It's just one pathway in one park, but advocates say the plight of the walkway at Jerome Slope reflects a larger problem in how the Parks Department obtains capital funding.

Photo by: Adi Talwar

It’s just one pathway in one park, but advocates say the plight of the walkway at Jerome Slope reflects a larger problem in how the Parks Department obtains capital funding.

Right between Roger Hartley’s apartment building and PS 73 — both on Anderson Avenue in Highbridge — is a stunningly decrepit park pathway.

That concrete sidewalk entrance for Jerome Slope, a small park that forms a western flank to the stretch of parkland running north from Yankee Stadium through Macombs Dam and Mullaly parks, is in disastrous condition. Concrete chunks still lie all over the path and even on benches below. This parkland is riddled by dog poop, possibly because fewer and fewer people walk through the dangerous park, leaving dog-owners to do what they please.

Hartley says the area has been in this condition for about three years and he’s been complaining about it and other local park issues for quite a while.

The Parks Department knows work is necessary but says they can’t do everything that’s needed: Neither the City Council nor the borough president has appropriated enough dough to make things right.

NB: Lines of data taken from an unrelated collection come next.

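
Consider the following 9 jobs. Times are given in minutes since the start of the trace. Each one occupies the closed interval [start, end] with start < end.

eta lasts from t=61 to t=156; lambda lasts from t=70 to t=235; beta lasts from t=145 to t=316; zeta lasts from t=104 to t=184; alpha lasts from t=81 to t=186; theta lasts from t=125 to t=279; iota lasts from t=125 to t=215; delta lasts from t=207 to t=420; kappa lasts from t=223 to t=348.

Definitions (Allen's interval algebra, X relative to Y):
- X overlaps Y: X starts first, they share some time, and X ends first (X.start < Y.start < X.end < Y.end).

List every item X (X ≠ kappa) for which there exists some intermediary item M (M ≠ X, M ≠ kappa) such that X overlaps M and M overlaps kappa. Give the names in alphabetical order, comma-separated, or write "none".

alpha, eta, iota, lambda, theta, zeta

Target kappa = [t=223, t=348].
Intermediaries M with M overlaps kappa: beta, lambda, theta.
Via beta — items with X overlaps beta: alpha, eta, iota, lambda, theta, zeta.
Via lambda — items with X overlaps lambda: eta.
Via theta — items with X overlaps theta: alpha, eta, lambda, zeta.
Union: alpha, eta, iota, lambda, theta, zeta.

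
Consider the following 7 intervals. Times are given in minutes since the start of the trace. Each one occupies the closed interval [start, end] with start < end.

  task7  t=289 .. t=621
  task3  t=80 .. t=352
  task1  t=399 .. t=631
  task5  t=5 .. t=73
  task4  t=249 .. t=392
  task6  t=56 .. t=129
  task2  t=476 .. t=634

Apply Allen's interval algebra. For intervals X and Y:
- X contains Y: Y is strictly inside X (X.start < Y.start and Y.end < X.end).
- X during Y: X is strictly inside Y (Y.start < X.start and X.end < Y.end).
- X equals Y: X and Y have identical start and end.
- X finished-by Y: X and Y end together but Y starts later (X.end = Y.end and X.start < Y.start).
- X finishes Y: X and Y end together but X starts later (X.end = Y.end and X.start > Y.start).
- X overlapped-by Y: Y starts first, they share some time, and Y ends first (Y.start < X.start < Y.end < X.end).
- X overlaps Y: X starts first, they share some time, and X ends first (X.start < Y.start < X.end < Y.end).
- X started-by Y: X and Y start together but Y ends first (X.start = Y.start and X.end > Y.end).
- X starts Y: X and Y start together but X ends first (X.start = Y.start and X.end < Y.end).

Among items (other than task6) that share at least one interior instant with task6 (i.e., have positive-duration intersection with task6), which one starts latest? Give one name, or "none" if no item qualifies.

task3

Target task6 = [t=56, t=129].
task1 [t=399, t=631] → after → excluded.
task2 [t=476, t=634] → after → excluded.
task3 [t=80, t=352] → overlapped-by → candidate.
task4 [t=249, t=392] → after → excluded.
task5 [t=5, t=73] → overlaps → candidate.
task7 [t=289, t=621] → after → excluded.
Among candidates, latest start is t=80 → task3.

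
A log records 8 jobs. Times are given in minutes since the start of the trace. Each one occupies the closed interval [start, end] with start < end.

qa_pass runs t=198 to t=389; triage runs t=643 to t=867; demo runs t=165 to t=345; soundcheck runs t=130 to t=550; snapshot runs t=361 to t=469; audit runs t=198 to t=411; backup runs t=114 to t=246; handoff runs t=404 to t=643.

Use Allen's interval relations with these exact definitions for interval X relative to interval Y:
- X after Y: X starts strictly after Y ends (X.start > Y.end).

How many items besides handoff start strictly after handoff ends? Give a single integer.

Target handoff = [t=404, t=643].
audit [t=198, t=411] → overlaps → no.
backup [t=114, t=246] → before → no.
demo [t=165, t=345] → before → no.
qa_pass [t=198, t=389] → before → no.
snapshot [t=361, t=469] → overlaps → no.
soundcheck [t=130, t=550] → overlaps → no.
triage [t=643, t=867] → met-by → no.
Total: 0.

0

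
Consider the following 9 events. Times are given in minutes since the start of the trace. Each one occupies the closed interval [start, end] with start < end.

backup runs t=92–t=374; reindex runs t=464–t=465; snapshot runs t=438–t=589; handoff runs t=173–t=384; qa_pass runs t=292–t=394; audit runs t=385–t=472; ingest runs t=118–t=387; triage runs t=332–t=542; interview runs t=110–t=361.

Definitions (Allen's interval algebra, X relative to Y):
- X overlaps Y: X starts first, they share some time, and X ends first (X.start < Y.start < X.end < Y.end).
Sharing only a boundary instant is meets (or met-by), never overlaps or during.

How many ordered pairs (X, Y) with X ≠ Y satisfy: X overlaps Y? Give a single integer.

Checking all 72 ordered pairs for relation 'overlaps'; matching pairs in alphabetical order:
(audit, snapshot): audit overlaps snapshot ✓
(backup, handoff): backup overlaps handoff ✓
(backup, ingest): backup overlaps ingest ✓
(backup, qa_pass): backup overlaps qa_pass ✓
(backup, triage): backup overlaps triage ✓
(handoff, qa_pass): handoff overlaps qa_pass ✓
(handoff, triage): handoff overlaps triage ✓
(ingest, audit): ingest overlaps audit ✓
(ingest, qa_pass): ingest overlaps qa_pass ✓
(ingest, triage): ingest overlaps triage ✓
(interview, handoff): interview overlaps handoff ✓
(interview, ingest): interview overlaps ingest ✓
(interview, qa_pass): interview overlaps qa_pass ✓
(interview, triage): interview overlaps triage ✓
(qa_pass, audit): qa_pass overlaps audit ✓
(qa_pass, triage): qa_pass overlaps triage ✓
(triage, snapshot): triage overlaps snapshot ✓
Count: 17.

17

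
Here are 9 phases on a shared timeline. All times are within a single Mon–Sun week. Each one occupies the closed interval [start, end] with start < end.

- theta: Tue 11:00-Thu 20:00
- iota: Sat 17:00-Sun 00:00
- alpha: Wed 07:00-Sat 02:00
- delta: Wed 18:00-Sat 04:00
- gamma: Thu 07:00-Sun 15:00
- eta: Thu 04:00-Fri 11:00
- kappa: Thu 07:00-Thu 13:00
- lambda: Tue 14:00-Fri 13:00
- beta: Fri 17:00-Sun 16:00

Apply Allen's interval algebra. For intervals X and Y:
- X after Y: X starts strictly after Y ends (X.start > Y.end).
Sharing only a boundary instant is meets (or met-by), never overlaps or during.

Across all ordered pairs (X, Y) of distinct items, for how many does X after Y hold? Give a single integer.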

“We are currently seeking funding to reconstruct Jerome Slope,” the agency stated in an email. “Capital funds, which are allocated by elected officials, are necessary for reconstruction. In the interim, we will make in-house repairs to the extent possible.”

Right now, reconstruction of city park facilities always needs support from City Council members or the borough president. New Yorkers for Parks, a nonprofit, wants the next mayor to change that.

The current policy “creates an inefficient, inequitable, and potentially politicized process for funding capital projects,” the group states in a recent report, “and makes it impossible for the Department to plan for the long-terms capital maintenance and improvement of parks system wide.” NY4P, as it is known, wants the Parks Department to have its own discretionary capital budget.

Veteran Bronx parks advocate Dart Westphal agrees. “There is no way to plan for how many paths need to be rebuilt in a given year without a capital budget,” he said in an e-mail.